Ich kann mehr zu diesem Thema der Dezentrierung sagen, indem ich einen Hinweis von Daniel Dennett - dem nach meiner Einschätzung führenden Vertreter der Philosophie des Geistes - aufgreife. Dennett macht in seinem Buch Consciousness Explained den Vorschlag, wir sollten uns das menschliche Ich als »narrativen Schwerpunkt« vorstellen. Dieser Vorschlag schließt Gedanken über die Selbst- Erschaffung vermöge Selbst- Neubeschreibung ein, die sich bei Sartre und neuerdings auch in den Arbeiten von Charles Taylor finden. Alle drei Autoren sind der Ansicht, daß sich das Ich ändert, sobald es eine andere Geschichte darüber erzählt, wer es selbst ist (also z. B. eine Geschichte der Art, die man sich selbst erzählt, nachdem man eine neue Ehe geschlossen, sich einer Psychoanalyse unterzogen, an einem Krieg teilgenommen oder für eine politische Bewegung gekämpft hat). Mit der Änderung solcher Geschichten ändert sich auch der eigene Schwerpunkt, die moralische Identität.
Richard Rorty, Eine Kultur ohne Zentrum. Vier philosophische Essays (1991)
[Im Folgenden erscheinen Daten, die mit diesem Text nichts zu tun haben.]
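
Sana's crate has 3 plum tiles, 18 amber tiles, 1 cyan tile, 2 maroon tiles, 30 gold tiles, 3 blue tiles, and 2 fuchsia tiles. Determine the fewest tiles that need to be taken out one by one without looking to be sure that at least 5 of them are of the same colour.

20

Pigeonhole: put each drawn tile into a box by colour. The largest draw with every box below 5 takes min(count, 4) from each colour; colours with fewer than 4 contribute all they have.
Σ min(cᵢ, 4) = 3 + 4 + 1 + 2 + 4 + 3 + 2 = 19.
Draw number 19 + 1 = 20 must push one box to 5.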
Ich weiß, daß es so etwas wie „sein Leben ändern“ nicht gibt: man dreht sich nur beständig innerhalb des Kreises der eigenen Persönlichkeit.
Oscar Wilde

... streng genommen ist die Frage nicht, wie man geheilt werden kann, sondern wie man leben soll.
Joseph Conrad, Lord Jim

Der Mensch muß sich nach sich selbst richten, aber jenes ›Selbst‹ ist ihm nicht vorgegeben, sondern aufgegeben. Er muß es im Nachdenken, Prüfen, Handeln und im Gespräch entwickeln, finden, erfinden.